Geçen hafta gittiğim sekiz günlük iş gezisinden yeni döndüm. Hem fiziksel, hem de ruhsal olarak beni çökme noktasına getiren; her gün gecenin geç saatlerine kadar çalıştığım ve 10 dakika olsun kendime zaman ayıramadığım; her an "sosyal" bir ortamda bulunmak zorunda kaldığım ve bununla baş edebilmek için her gün aralıksız alkol aldığım acayip bir sekiz gün oldu. Hala o çılgın haftanın yorgunluğunu üzerimden atmaya çalışıyor olsam da Kopenhag, Malmö ve Berlin'i ilk kez görmek, hem de bunu bedavaya yapmak süper bir şeydi.

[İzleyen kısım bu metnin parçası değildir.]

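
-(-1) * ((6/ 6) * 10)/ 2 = 5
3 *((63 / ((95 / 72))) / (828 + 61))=1944 / 12065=0.16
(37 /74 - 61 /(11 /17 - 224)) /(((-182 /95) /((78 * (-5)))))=8366175 /53158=157.38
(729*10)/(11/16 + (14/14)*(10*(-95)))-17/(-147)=-5629289/744261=-7.56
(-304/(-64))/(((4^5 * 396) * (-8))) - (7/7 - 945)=12249464813/12976128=944.00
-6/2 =-3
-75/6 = -25/2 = -12.50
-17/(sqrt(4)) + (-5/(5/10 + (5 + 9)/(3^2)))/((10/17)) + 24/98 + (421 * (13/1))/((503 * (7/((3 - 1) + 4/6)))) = -45114731/5471634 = -8.25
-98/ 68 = -49/ 34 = -1.44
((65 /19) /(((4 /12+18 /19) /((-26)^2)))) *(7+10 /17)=13702.48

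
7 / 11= 0.64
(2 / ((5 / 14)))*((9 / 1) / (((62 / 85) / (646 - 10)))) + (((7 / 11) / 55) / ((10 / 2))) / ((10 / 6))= 20604969651 / 468875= 43945.55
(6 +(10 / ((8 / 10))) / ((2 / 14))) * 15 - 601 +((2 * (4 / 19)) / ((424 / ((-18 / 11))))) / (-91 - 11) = 301859333 / 376618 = 801.50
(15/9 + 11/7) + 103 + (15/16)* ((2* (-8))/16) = 105.30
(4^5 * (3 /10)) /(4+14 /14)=1536 /25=61.44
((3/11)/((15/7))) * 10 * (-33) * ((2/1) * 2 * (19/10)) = -319.20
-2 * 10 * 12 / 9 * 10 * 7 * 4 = -22400 / 3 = -7466.67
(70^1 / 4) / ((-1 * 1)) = -35 / 2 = -17.50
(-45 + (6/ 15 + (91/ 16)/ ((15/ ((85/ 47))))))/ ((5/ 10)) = -87.83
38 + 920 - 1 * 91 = 867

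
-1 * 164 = -164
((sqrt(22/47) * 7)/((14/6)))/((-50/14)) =-0.57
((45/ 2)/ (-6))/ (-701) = 15/ 2804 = 0.01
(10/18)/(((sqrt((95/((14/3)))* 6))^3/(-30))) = -14* sqrt(665)/29241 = -0.01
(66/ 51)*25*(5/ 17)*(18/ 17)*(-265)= -13117500/ 4913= -2669.96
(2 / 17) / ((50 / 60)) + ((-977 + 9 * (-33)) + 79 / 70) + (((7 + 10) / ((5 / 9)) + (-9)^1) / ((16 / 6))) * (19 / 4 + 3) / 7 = -6015509 / 4760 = -1263.76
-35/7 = -5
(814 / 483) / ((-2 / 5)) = -2035 / 483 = -4.21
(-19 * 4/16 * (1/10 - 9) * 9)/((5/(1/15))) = 5073/1000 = 5.07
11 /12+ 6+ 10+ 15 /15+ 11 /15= 373 /20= 18.65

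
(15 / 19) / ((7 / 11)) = 165 / 133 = 1.24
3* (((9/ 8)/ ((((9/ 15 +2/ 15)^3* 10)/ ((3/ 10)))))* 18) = 98415/ 21296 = 4.62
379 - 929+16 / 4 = -546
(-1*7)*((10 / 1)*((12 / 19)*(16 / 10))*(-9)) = 12096 / 19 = 636.63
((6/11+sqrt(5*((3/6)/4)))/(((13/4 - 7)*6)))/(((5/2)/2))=-2*sqrt(10)/225 - 16/825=-0.05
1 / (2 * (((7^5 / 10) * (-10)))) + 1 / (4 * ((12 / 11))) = 184853 / 806736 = 0.23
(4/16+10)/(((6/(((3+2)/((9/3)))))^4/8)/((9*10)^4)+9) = 1.14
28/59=0.47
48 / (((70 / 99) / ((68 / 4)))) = 40392 / 35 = 1154.06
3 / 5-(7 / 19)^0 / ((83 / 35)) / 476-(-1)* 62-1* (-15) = 2189847 / 28220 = 77.60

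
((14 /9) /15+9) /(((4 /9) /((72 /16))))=3687 /40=92.18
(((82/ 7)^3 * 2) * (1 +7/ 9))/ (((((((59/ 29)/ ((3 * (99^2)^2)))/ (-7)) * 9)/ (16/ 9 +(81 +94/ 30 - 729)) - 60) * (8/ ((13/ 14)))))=-4755880433834099856/ 430132187136345995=-11.06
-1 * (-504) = 504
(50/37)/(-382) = -25/7067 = -0.00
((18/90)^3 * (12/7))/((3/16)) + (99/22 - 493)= -854747/1750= -488.43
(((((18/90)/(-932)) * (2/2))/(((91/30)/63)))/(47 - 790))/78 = 9/117028444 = 0.00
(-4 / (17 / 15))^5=-777600000 / 1419857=-547.66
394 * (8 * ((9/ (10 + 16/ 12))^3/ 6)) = 1292517/ 4913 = 263.08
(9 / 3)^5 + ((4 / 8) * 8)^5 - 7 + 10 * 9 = 1350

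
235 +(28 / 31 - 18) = 6755 / 31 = 217.90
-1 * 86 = -86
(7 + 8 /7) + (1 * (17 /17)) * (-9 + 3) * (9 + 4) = -489 /7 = -69.86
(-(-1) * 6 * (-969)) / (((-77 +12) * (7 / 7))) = 5814 / 65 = 89.45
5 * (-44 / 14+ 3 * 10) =940 / 7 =134.29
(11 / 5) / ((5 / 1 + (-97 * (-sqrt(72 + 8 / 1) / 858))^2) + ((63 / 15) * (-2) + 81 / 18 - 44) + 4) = -4048902 / 69710149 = -0.06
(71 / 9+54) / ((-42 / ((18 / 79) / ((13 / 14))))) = -1114 / 3081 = -0.36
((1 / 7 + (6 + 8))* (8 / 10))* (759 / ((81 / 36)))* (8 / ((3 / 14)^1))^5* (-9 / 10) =-56052536049664 / 225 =-249122382442.95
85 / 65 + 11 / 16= 415 / 208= 2.00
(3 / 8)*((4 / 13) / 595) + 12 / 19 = 185697 / 293930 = 0.63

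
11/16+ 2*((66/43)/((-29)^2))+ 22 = 13129281/578608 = 22.69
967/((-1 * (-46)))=967/46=21.02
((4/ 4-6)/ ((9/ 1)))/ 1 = -0.56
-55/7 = -7.86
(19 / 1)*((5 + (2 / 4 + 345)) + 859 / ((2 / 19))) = 161709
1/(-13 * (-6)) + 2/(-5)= -151/390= -0.39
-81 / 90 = -9 / 10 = -0.90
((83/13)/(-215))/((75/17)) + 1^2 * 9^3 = 152815214/209625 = 728.99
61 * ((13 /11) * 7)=5551 /11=504.64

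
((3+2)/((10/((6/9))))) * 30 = 10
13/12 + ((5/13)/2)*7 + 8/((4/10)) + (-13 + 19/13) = 1699/156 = 10.89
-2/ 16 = -1/ 8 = -0.12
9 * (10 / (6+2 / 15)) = 675 / 46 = 14.67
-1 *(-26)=26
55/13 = 4.23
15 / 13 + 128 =1679 / 13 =129.15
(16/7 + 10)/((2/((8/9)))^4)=0.48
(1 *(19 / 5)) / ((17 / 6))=114 / 85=1.34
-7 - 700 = -707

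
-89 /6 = -14.83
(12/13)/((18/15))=10/13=0.77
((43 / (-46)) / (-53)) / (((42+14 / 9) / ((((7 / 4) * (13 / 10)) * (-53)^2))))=266643 / 103040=2.59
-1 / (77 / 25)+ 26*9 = 17993 / 77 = 233.68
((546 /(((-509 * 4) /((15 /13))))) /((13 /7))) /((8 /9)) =-19845 /105872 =-0.19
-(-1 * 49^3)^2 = -13841287201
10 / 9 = 1.11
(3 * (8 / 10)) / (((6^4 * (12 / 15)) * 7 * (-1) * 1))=-1 / 3024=-0.00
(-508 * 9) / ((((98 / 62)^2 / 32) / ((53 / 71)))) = -7451701632 / 170471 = -43712.43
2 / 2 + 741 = 742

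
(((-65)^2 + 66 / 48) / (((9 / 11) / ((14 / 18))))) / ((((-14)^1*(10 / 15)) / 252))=-2603447 / 24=-108476.96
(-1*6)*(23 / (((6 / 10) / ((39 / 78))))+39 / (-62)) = -3448 / 31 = -111.23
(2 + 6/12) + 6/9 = 19/6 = 3.17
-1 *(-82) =82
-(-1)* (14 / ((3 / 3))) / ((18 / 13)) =91 / 9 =10.11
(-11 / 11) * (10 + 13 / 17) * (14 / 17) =-2562 / 289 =-8.87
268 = 268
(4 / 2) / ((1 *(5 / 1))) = 2 / 5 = 0.40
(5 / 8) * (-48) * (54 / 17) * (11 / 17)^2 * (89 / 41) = -17445780 / 201433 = -86.61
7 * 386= 2702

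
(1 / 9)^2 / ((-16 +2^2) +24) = 0.00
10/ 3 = 3.33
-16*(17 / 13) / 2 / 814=-68 / 5291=-0.01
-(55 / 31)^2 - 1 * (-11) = 7546 / 961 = 7.85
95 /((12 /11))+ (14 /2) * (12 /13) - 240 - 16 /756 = -146.48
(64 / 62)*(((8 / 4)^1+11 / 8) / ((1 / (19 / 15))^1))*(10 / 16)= 171 / 62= 2.76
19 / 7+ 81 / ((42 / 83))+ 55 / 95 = 43455 / 266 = 163.36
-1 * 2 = -2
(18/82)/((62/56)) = 0.20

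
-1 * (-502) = 502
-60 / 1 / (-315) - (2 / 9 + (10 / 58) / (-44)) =-0.03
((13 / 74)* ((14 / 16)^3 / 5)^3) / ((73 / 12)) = 1573790673 / 22657630208000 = 0.00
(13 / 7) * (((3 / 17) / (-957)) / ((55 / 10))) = -26 / 417571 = -0.00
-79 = -79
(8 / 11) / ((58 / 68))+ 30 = 9842 / 319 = 30.85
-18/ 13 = -1.38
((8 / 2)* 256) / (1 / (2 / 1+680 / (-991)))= 1333248 / 991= 1345.36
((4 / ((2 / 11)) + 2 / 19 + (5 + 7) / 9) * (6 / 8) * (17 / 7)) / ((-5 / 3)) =-25.62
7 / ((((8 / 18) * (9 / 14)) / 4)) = 98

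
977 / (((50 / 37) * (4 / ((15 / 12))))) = 36149 / 160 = 225.93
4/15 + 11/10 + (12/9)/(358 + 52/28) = 103559/75570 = 1.37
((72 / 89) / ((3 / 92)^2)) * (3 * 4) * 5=4062720 / 89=45648.54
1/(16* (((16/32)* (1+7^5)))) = 0.00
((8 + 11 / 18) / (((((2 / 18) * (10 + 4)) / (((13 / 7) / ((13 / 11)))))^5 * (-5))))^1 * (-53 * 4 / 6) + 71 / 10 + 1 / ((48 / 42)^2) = 6497940764643 / 90392079680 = 71.89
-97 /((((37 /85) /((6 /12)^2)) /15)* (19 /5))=-618375 /2812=-219.91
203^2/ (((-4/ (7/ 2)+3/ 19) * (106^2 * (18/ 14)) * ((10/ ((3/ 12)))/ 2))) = -38365579/ 264944880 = -0.14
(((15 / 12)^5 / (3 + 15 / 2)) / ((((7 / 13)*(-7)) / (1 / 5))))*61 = -0.94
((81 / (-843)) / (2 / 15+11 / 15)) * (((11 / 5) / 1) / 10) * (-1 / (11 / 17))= 1377 / 36530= 0.04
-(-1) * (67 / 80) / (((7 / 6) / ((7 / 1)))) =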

Dönüşte o yorgunlukla nasıl bir kafadaydım artık bilmiyorum ama Heathrow'da uçaktan inince girdiğim tuvalette bir an önce pasaport kontrole gideyim diye acele ederken ve aynı anda Facebook'ta mesaj yazmaya çalışırken güzelim Blackberry'mi klozete düşürdüm. Evrene şükürler olsun ki hareketle çalışan otomatik sifon devreye girmeden telefonu klozetten almayı başardım ve hemen pilini çıkardım. Ve o panikle telefonu kurulayıp pilini geri takmak ve açmaya çalışmak gerizekalılığında bulundum. Telefon açıldığı gibi motor sesine benzer korkunç bir ses çıkarmaya başladı, hemen geri kapadım. Yakın zamanda internette okuduğum "Telefonunuzu suya düşürürseniz pirinçli bir kaba koyun" önerisi aklıma geldi, şehir merkezine ulaştığım gibi bir poşet pirinç alıp hepsini telefonun üzerine boşalttım. Daha alalı bir sene olmayan, pembe telefonumu çöpe atıp yerine siyah ve sıkıcı bir Blackberry alma fikrinden korka korka açmayı denedim ertesi gün telefonu, hiç sorunsuz çalışmaya başladı. Yani neymiş, telefonunuzu suya düşürürseniz anında pilini çıkarıp kurulamak ve daha sonra pirinçle dolu bir kapta en az 12 saat bekletmek işe yarıyormuş.
**
Londra Film Festivali bu hafta başladı. Dün BFI IMAX'te ilk festival filmim olan Gravity'i izledim. Görsel olarak hayatımda bu kadar büyüleyici bir film izlememiştim. Özellikle filmi İngiltere'nin en büyük ekranında en ön sırada üç boyutlu izlemek gerçekten uzaydaymışım, filmin içindeymişim izlenimi veriyordu. Üstelik yönetmen Alfonso Cuarón filmi bizzat sunmaya gelmişti.
Benim için yılın en iyi filmi bu olacak gibi.
Yarın festivale François Ozon filmi Jeune et Jolie ile devam edeceğim.